Батальоны просят огня (редакция -2) - Бондарев Юрий 9 стр.


На столе с гудением, ярко горели две артиллерийские гильзы, заправленные бензином.

Борис присел на подоконник, и высокий молодой немец тотчас же сел, задвигался на табурете, обыденно, по-домашнему провел пальцами по волосам, сбоку то и дело вопросительно поглядывая на Бориса.

– Сегодня взяли, – сказал полковник вполголоса. – Пулеметчики. Вот этот щупленький, раненый, когда брали, хотел себя прикончить. Ефрейтор… между прочим, рабочий типографии. Киндер, киндер, трое киндер у него.
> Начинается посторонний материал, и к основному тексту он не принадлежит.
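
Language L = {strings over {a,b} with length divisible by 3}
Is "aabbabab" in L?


length = 8; 8 mod 3 = 2

No, "aabbabab" is not in L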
А этот молодой – слабак.

– Я, я, – с улыбкой, предупреждающе закивал молодой, постучал себя в грудь и показал палец, давая понять, что у него тоже есть ребенок, а лысеющий сутулый посмотрел на его палец слепо и равнодушно, пожевал губами.

– Ну, время идет, – недовольно сказал полковник и повернулся всем корпусом к переводчику. – Спросите этого еще раз… Где у них резервы, как фланги? Подробнее. На что рассчитывают? Молодого не спрашивай, этот что угодно наплетет… щупленького…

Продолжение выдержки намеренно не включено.